Un projet de loi portant création de la caisse de retraite est prêt. Les robes en noir auront un régime de base et un autre complémentaire, tous deux obligatoires. L’à¢ge minimal pour faire valoir ses droits à  la retraite est de 62 ans et la durée de cotisation de 160 trimestres.

Le lobbying a payé. Les avocats auront leur caisse indépendante de retraite. Le projet de loi créant cette nouvelle entité, nommée Caisse nationale des barreaux du Maroc, qui sera alimentée par des cotisations obligatoires et facultatives versées par les robes noires, est déjà rédigé. Les avocats, qu’ils soient indépendants ou salariés, dépendront donc pour leur retraite d’un même organisme. Deux régimes sont prévus : le régime de base et le régime complémentaire, tous deux obligatoires. Dans le premier, les avocats cotiseront sous trois formes alternatives.

La première consiste en le versement d’un montant forfaitaire correspondant aux droits de plaidoirie qui doivent couvrir chaque année le tiers des dépenses du régime. Concrètement, à chaque fois qu’ils plaident, les avocats versent une contribution. Si le total est inférieur au montant prévu, l’avocat ou le cabinet acquitte la différence. La deuxième forme sera une cotisation forfaitaire, qui varie suivant l’ancienneté (les femmes qui ont un enfant en sont exonérées pour l’année de l’accouchement). Le projet de loi prévoit en troisième lieu une cotisation s’élevant à 2% des revenus annuels avec un plafond qui sera fixé par décret. L’âge minimal pour faire valoir ses droits à la retraite est de 62 ans et la durée de cotisation de 160 trimestres.

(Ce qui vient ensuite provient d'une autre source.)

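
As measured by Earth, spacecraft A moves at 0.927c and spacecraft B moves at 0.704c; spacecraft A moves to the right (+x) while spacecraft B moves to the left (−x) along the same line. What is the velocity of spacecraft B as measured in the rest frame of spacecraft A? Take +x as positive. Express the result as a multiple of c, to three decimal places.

-0.987c

β_A = 0.927, β_B = -0.704.
Transform to A's frame with the inverse velocity-addition law: u' = (u − v)/(1 − uv/c²), taking u = β_B and v = β_A.
u' = (-0.704 − 0.927) / (1 − (0.927)(-0.704)) = -1.6310/1.6526 = -0.9869.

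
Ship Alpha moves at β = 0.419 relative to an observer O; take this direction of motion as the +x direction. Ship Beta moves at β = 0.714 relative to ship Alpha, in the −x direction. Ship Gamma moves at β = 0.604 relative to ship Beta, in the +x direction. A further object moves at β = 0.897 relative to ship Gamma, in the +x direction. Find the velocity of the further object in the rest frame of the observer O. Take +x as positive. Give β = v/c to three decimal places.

Apply u = (u' + v)/(1 + u'v/c²) successively, working outward toward the observer O.
Start: velocity of ship Alpha relative to the observer O = 0.4190c.
Compose with ship Beta (u' = -0.714 in ship Alpha frame): u_1 = (-0.714 + 0.419) / (1 + (-0.714)·0.419) = -0.2950/0.7008 = -0.4209.
Compose with ship Gamma (u' = 0.604 in ship Beta frame): u_2 = (0.604 + (-0.421)) / (1 + 0.604·(-0.421)) = 0.1831/0.7458 = 0.2455.
Compose with the further object (u' = 0.897 in ship Gamma frame): u_3 = (0.897 + 0.245) / (1 + 0.897·0.245) = 1.1425/1.2202 = 0.9363.

β = +0.936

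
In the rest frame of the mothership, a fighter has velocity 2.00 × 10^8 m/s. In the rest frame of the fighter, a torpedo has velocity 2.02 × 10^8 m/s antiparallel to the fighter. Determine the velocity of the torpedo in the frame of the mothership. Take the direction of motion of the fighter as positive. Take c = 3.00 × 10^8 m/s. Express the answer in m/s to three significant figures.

-3.63 × 10^6 m/s

In units of c (dividing by 3.00 × 10^8 m/s): v = 0.667, u' = -0.673.
u = (u' + v)/(1 + u'v/c²):
u = (-0.673 + 0.667) / (1 + (-0.673)·0.667) = -0.0067/0.5511 = -0.0121
Converting back: u = -0.0121 × 3.00 × 10^8 m/s.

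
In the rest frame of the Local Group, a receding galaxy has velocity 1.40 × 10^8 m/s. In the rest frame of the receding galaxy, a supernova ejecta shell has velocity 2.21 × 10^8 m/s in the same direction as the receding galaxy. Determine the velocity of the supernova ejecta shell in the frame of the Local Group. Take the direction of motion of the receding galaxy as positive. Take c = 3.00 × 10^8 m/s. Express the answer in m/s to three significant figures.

In units of c (dividing by 3.00 × 10^8 m/s): v = 0.467, u' = 0.737.
u = (u' + v)/(1 + u'v/c²):
u = (0.737 + 0.467) / (1 + 0.737·0.467) = 1.2033/1.3438 = 0.8955
Converting back: u = 0.8955 × 3.00 × 10^8 m/s.

2.69 × 10^8 m/s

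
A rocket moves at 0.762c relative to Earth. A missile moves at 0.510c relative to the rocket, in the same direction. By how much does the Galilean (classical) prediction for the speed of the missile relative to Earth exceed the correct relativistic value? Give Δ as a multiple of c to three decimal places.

Galilean: u_cl = 0.510 + 0.762 = 1.2720.
Relativistic: u_rel = (0.510 + 0.762) / (1 + 0.510·0.762) = 1.2720/1.3886 = 0.9160.
Δ = 1.2720 − 0.9160 = 0.3560.
(The classical prediction exceeds c; the relativistic result does not.)

Δ = 0.356c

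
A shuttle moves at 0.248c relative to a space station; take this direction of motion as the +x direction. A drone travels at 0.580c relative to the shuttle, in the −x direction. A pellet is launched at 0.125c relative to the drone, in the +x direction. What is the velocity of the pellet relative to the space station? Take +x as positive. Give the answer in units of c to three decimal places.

Apply u = (u' + v)/(1 + u'v/c²) successively, working outward toward the space station.
Start: velocity of the shuttle relative to the space station = 0.2480c.
Compose with the drone (u' = -0.580 in the shuttle frame): u_1 = (-0.580 + 0.248) / (1 + (-0.580)·0.248) = -0.3320/0.8562 = -0.3878.
Compose with the pellet (u' = 0.125 in the drone frame): u_2 = (0.125 + (-0.388)) / (1 + 0.125·(-0.388)) = -0.2628/0.9515 = -0.2762.

-0.276c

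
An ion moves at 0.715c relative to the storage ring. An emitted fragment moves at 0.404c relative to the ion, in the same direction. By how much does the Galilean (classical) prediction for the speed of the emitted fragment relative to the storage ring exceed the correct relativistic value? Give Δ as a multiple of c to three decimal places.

Galilean: u_cl = 0.404 + 0.715 = 1.1190.
Relativistic: u_rel = (0.404 + 0.715) / (1 + 0.404·0.715) = 1.1190/1.2889 = 0.8682.
Δ = 1.1190 − 0.8682 = 0.2508.
(The classical prediction exceeds c; the relativistic result does not.)

Δ = 0.251c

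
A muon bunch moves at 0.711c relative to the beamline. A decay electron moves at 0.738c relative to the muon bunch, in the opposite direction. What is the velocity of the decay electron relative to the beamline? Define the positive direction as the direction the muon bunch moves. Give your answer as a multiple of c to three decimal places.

With v = 0.711 and u' = -0.738 (in units of c),
u = (u' + v)/(1 + u'v/c²):
u = (-0.738 + 0.711) / (1 + (-0.738)·0.711) = -0.0270/0.4753 = -0.0568

-0.057c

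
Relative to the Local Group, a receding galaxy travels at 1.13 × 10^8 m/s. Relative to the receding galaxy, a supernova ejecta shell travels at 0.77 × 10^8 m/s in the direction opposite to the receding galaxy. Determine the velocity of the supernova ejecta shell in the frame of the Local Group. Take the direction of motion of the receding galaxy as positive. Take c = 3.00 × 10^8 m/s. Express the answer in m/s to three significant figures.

In units of c (dividing by 3.00 × 10^8 m/s): v = 0.377, u' = -0.257.
u = (u' + v)/(1 + u'v/c²):
u = (-0.257 + 0.377) / (1 + (-0.257)·0.377) = 0.1200/0.9033 = 0.1328
Converting back: u = 0.1328 × 3.00 × 10^8 m/s.

+3.99 × 10^7 m/s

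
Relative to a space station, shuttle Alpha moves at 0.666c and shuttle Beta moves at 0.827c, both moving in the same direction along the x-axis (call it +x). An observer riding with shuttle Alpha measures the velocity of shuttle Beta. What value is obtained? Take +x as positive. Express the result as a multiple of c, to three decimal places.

β_A = 0.666, β_B = 0.827.
Transform to A's frame with the inverse velocity-addition law: u' = (u − v)/(1 − uv/c²), taking u = β_B and v = β_A.
u' = (0.827 − 0.666) / (1 − (0.666)(0.827)) = 0.1610/0.4492 = 0.3584.

+0.358c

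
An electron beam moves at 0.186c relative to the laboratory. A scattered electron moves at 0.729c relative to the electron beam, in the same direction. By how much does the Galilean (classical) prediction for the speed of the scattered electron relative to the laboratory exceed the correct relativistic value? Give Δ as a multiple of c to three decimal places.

Δ = 0.109c

Galilean: u_cl = 0.729 + 0.186 = 0.9150.
Relativistic: u_rel = (0.729 + 0.186) / (1 + 0.729·0.186) = 0.9150/1.1356 = 0.8057.
Δ = 0.9150 − 0.8057 = 0.1093.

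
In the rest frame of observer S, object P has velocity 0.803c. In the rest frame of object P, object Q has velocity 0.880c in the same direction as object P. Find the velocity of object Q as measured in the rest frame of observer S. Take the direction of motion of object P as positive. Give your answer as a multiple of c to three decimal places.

0.986c

With v = 0.803 and u' = 0.880 (in units of c),
u = (u' + v)/(1 + u'v/c²):
u = (0.880 + 0.803) / (1 + 0.880·0.803) = 1.6830/1.7066 = 0.9861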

Les fonds de l’assistance judiciaire, autre point d’achoppement entre le ministère et les avocats

Pour le régime complémentaire, la pension correspondra au nombre de points acquis au cours de la carrière multiplié par la valeur du point actualisée chaque année. Pour la percevoir, il faudra remplir les mêmes conditions d’âge et de durée de cotisation que pour la retraite de base. Le projet de loi consacre également le principe de cumul emploi/retraite : il sera possible, une fois prise la retraite d’avocat, de reprendre une activité relevant d’un autre régime, sans condition particulière.

C’est ainsi que Mustapha Ramid a classé l’un des dossiers les plus complexes de son mandat. Enfin, pas tout à fait. Car le décret relatif à l’assistance judiciaire attendu avant fin 2014 risque de susciter une nouvelle polémique. Et ce, même si le ministère a annoncé un budget de 1,2 milliard de DH. La divergence entre les deux parties sur cette question est en effet profonde. Alors que le ministère soutient que c’est au Trésor, en tant qu’ordonnateur des dépenses publiques, que revient de disposer des sommes versées par l’Etat, les avocats, eux, rétorquent que c’est à leurs instances que revient cette prérogative.

Pour le ministère de la justice et des libertés, c’est l’enjeu social qui prime. Car l’assistance judiciaire consiste à dispenser, tout ou en partie, ceux qui ne disposent pas des revenus nécessaires pour faire face aux frais d’une procédure, même extrajudiciaire, de payer les droits divers, d’enregistrement, de greffe et d’expédition et les autres dépenses qu’elle entraîne. Elle assure notamment aux intéressés la gratuité des procédures auprès des ministères. L’accès à la procédure devant la Cour de cassation n’est cependant pas illimité.

Il y a, d’abord, des exigences formelles de recevabilité strictes, qui valent pour tous les justiciables, mais elle est également exclue en matière fiscale. «En procédures administrative et civile, l’assistance judiciaire gratuite n’est octroyée que si la cause ne paraît pas, de prime abord, dépourvue de chances de succès», explique Omar Ouidra, bâtonnier de Casablanca. En outre, pour pouvoir obtenir la désignation d’un avocat d’office, dans ces procédures, il faut que l’assistance par un mandataire professionnel apparaisse nécessaire, ce qui n’est pas le cas lorsque l’affaire ne présente pas de difficultés particulières. En matière pénale, indépendamment de sa situation financière, le prévenu doit nécessairement disposer d’un avocat lorsqu’il encourt une peine privative de liberté supérieure à un an (défense obligatoire).